Carrera 1988 Eau de Toilette

Taurus
16.01.2014 - 15:29 Uhr
6
5
Flakon
7.5
Sillage
7.5
Haltbarkeit
8
Duft

Carrera ohne Karacho

Es gab mal eine Zeit, da wurde mit der Bezeichnung „Carrera“ alles Mögliche an den Mann bzw. an das Kind oder auch Kind im Manne gebracht. Carrera ist spanisch und bedeutet Rennen und langte Anfang der 50er Jahre dank der Carrera Panamericana, einem Straßen-Autorennen durch Mexiko, in den deutschen Sprachgebrauch. Da Porsche mit seinem eigentlich unterlegenen 550 Spyder überraschende Erfolge erzielen konnte, nannten die Zuffenhausener seit jenen Tagen ihr leistungsstärkstes Modell „Carrera“.

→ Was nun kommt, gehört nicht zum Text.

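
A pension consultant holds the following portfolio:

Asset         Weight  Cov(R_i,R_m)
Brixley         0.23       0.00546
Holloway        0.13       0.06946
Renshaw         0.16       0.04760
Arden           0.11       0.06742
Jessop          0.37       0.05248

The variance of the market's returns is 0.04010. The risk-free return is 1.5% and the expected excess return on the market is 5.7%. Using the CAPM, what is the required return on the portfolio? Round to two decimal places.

β_Brixley = 0.00546 / 0.04010 = 0.1362
β_Holloway = 0.06946 / 0.04010 = 1.7322
β_Renshaw = 0.04760 / 0.04010 = 1.1870
β_Arden = 0.06742 / 0.04010 = 1.6813
β_Jessop = 0.05248 / 0.04010 = 1.3087
β_P = Σ w_i β_i = 0.23×0.1362 + 0.13×1.7322 + 0.16×1.1870 + 0.11×1.6813 + 0.37×1.3087 = 1.1156
E(R_P) = R_f + β_P × MRP = 1.5% + 1.1156 × 5.7% = 7.86%

7.86%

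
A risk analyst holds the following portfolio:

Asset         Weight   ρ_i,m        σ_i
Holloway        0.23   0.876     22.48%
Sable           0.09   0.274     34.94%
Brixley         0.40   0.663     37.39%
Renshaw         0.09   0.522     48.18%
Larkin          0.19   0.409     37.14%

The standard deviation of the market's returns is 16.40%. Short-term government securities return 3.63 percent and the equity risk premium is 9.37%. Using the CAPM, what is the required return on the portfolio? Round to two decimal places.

15.32%

β_Holloway = 0.876 × 22.48% / 16.40% = 1.2008
β_Sable = 0.274 × 34.94% / 16.40% = 0.5838
β_Brixley = 0.663 × 37.39% / 16.40% = 1.5116
β_Renshaw = 0.522 × 48.18% / 16.40% = 1.5335
β_Larkin = 0.409 × 37.14% / 16.40% = 0.9262
β_P = Σ w_i β_i = 0.23×1.2008 + 0.09×0.5838 + 0.40×1.5116 + 0.09×1.5335 + 0.19×0.9262 = 1.2474
E(R_P) = R_f + β_P × MRP = 3.63% + 1.2474 × 9.37% = 15.32%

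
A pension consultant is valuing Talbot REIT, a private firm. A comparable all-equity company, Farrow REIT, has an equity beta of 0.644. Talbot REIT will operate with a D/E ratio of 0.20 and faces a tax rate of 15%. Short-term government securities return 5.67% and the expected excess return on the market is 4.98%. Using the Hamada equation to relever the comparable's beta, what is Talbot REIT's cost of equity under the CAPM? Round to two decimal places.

β_L = β_U × [1 + (1 − t)(D/E)] = 0.644 × [1 + (1 − 0.15) × 0.20]
    = 0.644 × [1 + 0.85 × 0.20] = 0.644 × 1.1700 = 0.7535
E(R) = R_f + β_L × MRP = 5.67% + 0.7535 × 4.98% = 9.42%

9.42%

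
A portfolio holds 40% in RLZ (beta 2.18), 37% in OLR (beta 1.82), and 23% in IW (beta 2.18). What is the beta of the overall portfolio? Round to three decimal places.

2.047

β_P = Σ w_i β_i = 0.40×2.18 + 0.37×1.82 + 0.23×2.18 = 2.0468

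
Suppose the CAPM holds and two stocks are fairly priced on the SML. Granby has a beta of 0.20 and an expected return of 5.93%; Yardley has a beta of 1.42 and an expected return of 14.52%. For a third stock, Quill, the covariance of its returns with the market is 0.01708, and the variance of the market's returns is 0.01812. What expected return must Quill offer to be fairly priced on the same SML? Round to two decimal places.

11.16%

MRP = (14.52% − 5.93%) / (1.42 − 0.20) = 7.0410%
R_f = 5.93% − 0.20 × 7.0410% = 4.5218%
β_Quill = Cov / Var(R_m) = 0.01708 / 0.01812 = 0.9426
E(R_Quill) = R_f + β × MRP = 4.5218% + 0.9426 × 7.0410% = 11.16%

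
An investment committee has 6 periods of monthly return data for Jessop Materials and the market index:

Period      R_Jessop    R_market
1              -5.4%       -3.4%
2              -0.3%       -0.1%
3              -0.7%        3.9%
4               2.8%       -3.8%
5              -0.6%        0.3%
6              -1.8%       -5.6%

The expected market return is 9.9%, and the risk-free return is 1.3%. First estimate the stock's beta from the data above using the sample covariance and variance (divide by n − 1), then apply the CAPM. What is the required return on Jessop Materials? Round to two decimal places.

2.19%

Mean R_i = (-5.4 − 0.3 − 0.7 + 2.8 − 0.6 − 1.8) / 6 = -1.0000%
Mean R_m = (-3.4 − 0.1 + 3.9 − 3.8 + 0.3 − 5.6) / 6 = -1.4500%
Σ(R_i − R̄_i)(R_m − R̄_m) = 6.2200  ⇒  Cov = 6.2200 / 5 = 1.2440
Σ(R_m − R̄_m)² = 60.0550  ⇒  Var(R_m) = 60.0550 / 5 = 12.0110
β = Cov / Var(R_m) = 1.2440 / 12.0110 = 0.1036
MRP = 9.9% − 1.3% = 8.60%
E(R) = R_f + β × MRP = 1.3% + 0.1036 × 8.6% = 2.19%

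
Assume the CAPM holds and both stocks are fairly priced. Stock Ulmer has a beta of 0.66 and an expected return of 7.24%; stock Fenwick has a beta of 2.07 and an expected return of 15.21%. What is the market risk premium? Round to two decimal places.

Both satisfy E(R) = R_f + β·MRP, so the slope of the SML is
MRP = (15.21% − 7.24%) / (2.07 − 0.66) = 7.97% / 1.41 = 5.6525%

5.65%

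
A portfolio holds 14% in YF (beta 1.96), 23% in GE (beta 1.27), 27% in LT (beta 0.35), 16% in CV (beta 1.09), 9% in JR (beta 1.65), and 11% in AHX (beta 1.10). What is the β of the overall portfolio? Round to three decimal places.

β_P = Σ w_i β_i = 0.14×1.96 + 0.23×1.27 + 0.27×0.35 + 0.16×1.09 + 0.09×1.65 + 0.11×1.10 = 1.1049

1.105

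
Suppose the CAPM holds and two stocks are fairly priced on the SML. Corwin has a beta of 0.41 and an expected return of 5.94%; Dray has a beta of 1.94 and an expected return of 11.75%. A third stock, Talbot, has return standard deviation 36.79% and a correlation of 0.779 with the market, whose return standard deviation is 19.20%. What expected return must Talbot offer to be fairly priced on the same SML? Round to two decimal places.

10.05%

MRP = (11.75% − 5.94%) / (1.94 − 0.41) = 3.7974%
R_f = 5.94% − 0.41 × 3.7974% = 4.3831%
β_Talbot = ρ·σ_i/σ_m = 0.779 × 36.79 / 19.20 = 1.4927
E(R_Talbot) = R_f + β × MRP = 4.3831% + 1.4927 × 3.7974% = 10.05%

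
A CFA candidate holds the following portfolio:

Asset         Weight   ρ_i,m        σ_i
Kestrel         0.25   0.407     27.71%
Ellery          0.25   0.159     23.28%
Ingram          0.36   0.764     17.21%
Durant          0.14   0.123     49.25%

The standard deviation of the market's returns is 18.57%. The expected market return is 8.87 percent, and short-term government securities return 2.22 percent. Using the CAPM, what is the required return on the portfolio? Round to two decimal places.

5.56%

β_Kestrel = 0.407 × 27.71% / 18.57% = 0.6073
β_Ellery = 0.159 × 23.28% / 18.57% = 0.1993
β_Ingram = 0.764 × 17.21% / 18.57% = 0.7080
β_Durant = 0.123 × 49.25% / 18.57% = 0.3262
β_P = Σ w_i β_i = 0.25×0.6073 + 0.25×0.1993 + 0.36×0.7080 + 0.14×0.3262 = 0.5022
MRP = 8.87% − 2.22% = 6.65%
E(R_P) = R_f + β_P × MRP = 2.22% + 0.5022 × 6.65% = 5.56%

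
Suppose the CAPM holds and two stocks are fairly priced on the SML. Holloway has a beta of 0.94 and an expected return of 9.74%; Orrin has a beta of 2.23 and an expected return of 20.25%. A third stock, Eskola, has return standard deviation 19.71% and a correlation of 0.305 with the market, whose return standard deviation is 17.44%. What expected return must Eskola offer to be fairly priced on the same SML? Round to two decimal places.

4.89%

MRP = (20.25% − 9.74%) / (2.23 − 0.94) = 8.1473%
R_f = 9.74% − 0.94 × 8.1473% = 2.0815%
β_Eskola = ρ·σ_i/σ_m = 0.305 × 19.71 / 17.44 = 0.3447
E(R_Eskola) = R_f + β × MRP = 2.0815% + 0.3447 × 8.1473% = 4.89%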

Anfang der 60er Jahre begann dann der Erfolg der spurgebundenen Carrera-Autorennbahn, die vor allem in den 70er kaum in einem Spielzimmer fehlen durfte. Auch ich war stolzer Besitzer einer Carrera-Bahn 132 Universal mit langen Geraden und tollen Steilkurven. Hier konnte man ordentlich Gas geben bzw. den Knopf drücken.

Zudem gab es noch von Montblanc eine Carrera Edition in Gelb-Schwarz mit Füllern, Kugelschreibern, Bleistiften, Stifthalter in Form eines Reifens sowie ein Federmäppchen. Die musste ich damals natürlich auch haben und dürfte - sofern ich das ein oder andere von dieser Serie noch besitze – bei Ebay mittlerweile einige Scheine abwerfen.

Hätte ich mich in jener Zeit schon mit Düften auseinandergesetzt, so hätte ich mir garantiert auch Carrera von Mülhens zugelegt. Doch 1988 war der Carrera-Hype schon längst abgeebbt. Der Hersteller der Carrera-Rennbahn meldete bereits drei Jahre zuvor Konkurs an (auch wenn es die Marke mittlerweile wieder gibt) und von Porsche gab es damals nur den wenig erfolgreichen 924 als Carrera-Model.

Kein Wunder also, dass Mülhens mit seinem Carrera keine Rolle mehr im großen Parfum-Rennen spielte. Auch der Duft startet, typisch für die 80er, ein wenig schwerfällig mit süßlichen Amber, spritzigem Lavendel und feinfruchtigen Noten. Stellenweise kommt es mir so vor, als würde ich einen Spritzer Birne vernehmen. Später wird er weich und edel – so als wäre neben den erhabenen Gewürzen auch etwas Sandelholz in den Tank geraten. In diesem Mittelpart läuft der Carrera wirklich auf Hochtouren auf – halt ein sympathischer süßer Amber mit holzig-würzigen Akzenten. Zwar kommen die ganzen Komponenten recht klassisch rüber – aber halt mit großer Wertigkeit. Auf der Zielgeraden wird Carrera dann immer transparenter mit einer hauchfeinen süßlich-frischen Note, die ganz gegen Ende zwischenzeitlich noch ein bisschen an Davidoffs Relax erinnert. Eigentlich recht ungewöhnlich, dass man einen Duft von der Komposition her anfangs schwerer und am Ende leichtfüßiger wirken lässt. Und als sportlich rasant mit betont maskulinen Attributen würde ich Carrera auch nicht unbedingt sehen. Dafür wirkt das alles zu gesetzt und zu kuschelig. Und die Haltbarkeit hat fast schon Langstreckenniveau – aber nicht für Rennen sondern eher gemütliche Überlandausflüge.

Im Prinzip ist es schade, dass wir es bei Carrera mit einem Kandidaten zu tun haben, der wirklich interessant gemacht ist, aber aufgrund seiner bereits schon damals überholten Bezeichnung und wohl dem einhergehenden Drogerie-Image so unbeachtet blieb. Der gleiche Duft in einem schnittigeren Flakon und mit dem Namen einer noblen Automarke würde hier satte Prozentzahlen einheimsen!